While the restaurant sector is robust, it is facing many risk factors, chief of which are expectations of growth that harken back to the dot-com bubble. In addition to the unreasonable expectations, our restaurant sector focus dives into the key threats and opportunities affecting the bottom line of restaurant companies in the United States. As explained by former McDonald’s President and CEO Ed Rensi, the decline in retail mall traffic has been a major factor in the ongoing decline in chain restaurant sales. From the third quarter 2015 to the fourth quarter of 2016, chain restaurant sales fell by 2.4%.
The trend shows a long-steady decline. From 2008 through 2016, the sector lost 14% of its annual foot traffic. Firms have attempted to raise prices to offset their losses, but it is clear that firms have been unable to sustain sales at existing locations. Restaurants have largely turned to delivery services to attempt to revive sales; online delivery platforms are offering more options than ever before.
Healthcare mandates: The impact of the Affordable Care Act has been noticeable on the restaurant industry. Once Congress altered the definition of the full-time workweek to 30 hours, the National Restaurant Association said that the new classification has cost their members a wealth of opportunity costs tied to significant paperwork and IRS reporting requirements.

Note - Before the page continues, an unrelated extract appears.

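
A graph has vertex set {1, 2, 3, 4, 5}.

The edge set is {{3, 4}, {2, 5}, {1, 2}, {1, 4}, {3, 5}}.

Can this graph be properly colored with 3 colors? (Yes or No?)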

Minimum wage: Across the country, cities have been the driver of minimum wage hikes. In an industry where labor represents a significant portion of company costs, minimum wage hikes are dramatically affecting entry-level positions. Companies have made the choice to do the same amount of work with fewer resources or to consider adoption of automation like ordering kiosks and advancements in robotics to handle kitchen duties.
California has voted to hike its minimum wage to $15 by 2023. Though the state had inched its minimum wage up to $10.25 per hour in January 2016, San Diego took a major progressive step to hike its minimum wage to $11.50. The impact on the food-service industry has been immediate.
According to the Fermanian Business & Economic Institute at Point Loma Nazarene University, the result was as many as 4,000 jobs lost, including new positions that were not created in the first place.
According to the UC Berkeley Center for Labor Research and Education, 15% of all workers in the California’s restaurant industry would receive a raise under the state’s wage hikes. Only the retail industry has a higher percentage at 16%.
In Seattle, the debate has been sharp over the financial impact. A study by the National Bureau of Economic Research reveals that restaurants have slashed the average number of hours for each employee by 9.4% after the city raised wages by 37% in nine months.
Automation: As Rensi explains, automation and robotics will help companies protect their bottom line. However, the process of automation can have a dramatic impact on the corporate culture and its human resources. Rensi says roughly 65% of leadership within McDonalds had started at the company in low-wage positions.
One of the most significant financial trends impacting the industry has been the reduced amount of time that customers have for lunch. According to The Wall Street Journal, the number of Americans who go out to lunch fell to its lowest level in four decades in 2016.
Many people in finance know the feeling of eating lunch at your desk. When that adds up across the United States, the effect on the restaurant industry is pretty staggering. According to the NPD Group, the trend of “desktop dining” cost the industry roughly $3.2 billion in 2016. Major demographic shifts remain a key challenge to navigate in the restaurant industry. At the center of this is the challenge to understand changing tastes and expectations among customers. The last two decades has seen a dramatic shift in dietary trends. More Americans prefer healthier meal options over the processed foods that dominated industry for decades. Fast-casual restaurants have been leading the transition of dietary changes among younger Americans.
All this adds up to a dynamic industry facing multiple challenges. The difficulty and goal for the investor is to understand these challenges to put themselves in position to take advantage of the inevitable changes that are coming.